The term exact is usually used to mean "the opposite of approximate". An approximation algorithm finds a solution to a slight variation of an optimzation problem that admits soltions that are "close" to the optimum in some sense, but nonetheless are desirable. As @Sirko said in the comments, the approximation is usually of interest because the exact problem is intractable or undecidable, where the approximate version is not. Often, more than one kind of approximation may be of interest.

Here are examples:

  1. An exact algorithm for the Traveling Salesman problem is NP Complete. The TSP is to find a route of minimum length L for visiting each of N cities on a map.
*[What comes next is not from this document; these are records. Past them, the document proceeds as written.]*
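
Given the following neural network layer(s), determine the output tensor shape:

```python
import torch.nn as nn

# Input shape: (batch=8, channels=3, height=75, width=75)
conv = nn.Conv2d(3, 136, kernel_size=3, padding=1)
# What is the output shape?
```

Input: (8, 3, 75, 75) -> Output: (8, 136, 75, 75)

Answer: (8, 136, 75, 75)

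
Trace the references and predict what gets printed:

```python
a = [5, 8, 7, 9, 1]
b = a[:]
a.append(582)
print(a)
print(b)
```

Key concept: slice [:] creates copy.
Step by step:
`a = [5, 8, 7, 9, 1]` → a = [5, 8, 7, 9, 1]
`b = a[:]` → b = [5, 8, 7, 9, 1]
`a.append(582)` → a = [5, 8, 7, 9, 1, 582]
`print(a)` → prints [5, 8, 7, 9, 1, 582]
`print(b)` → prints [5, 8, 7, 9, 1]

Answer:
[5, 8, 7, 9, 1, 582]
[5, 8, 7, 9, 1]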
NP Completeness says the best known algorithms still need time that is an exponential function of N. An approximation algorithm for TSP finds a route of length no more than cL for some fixed c > 1. For example, you can easily construct the minimum spanning tree of the cities in time that is a polynomial in N and walk around the tree, covering each edge twice, to obtain an approximatoin algorithm for the case c = 2. The implied goal is to find algorithms for constants c as close to one as possible.

  2. An exact algorithm for compiling a program that produces correct results in minimum time from any given source code is - under reasonable assumptions - undecidable. Yet of course we use "optimizing compilers" every day that improve the speed of code with no promise of true optimality.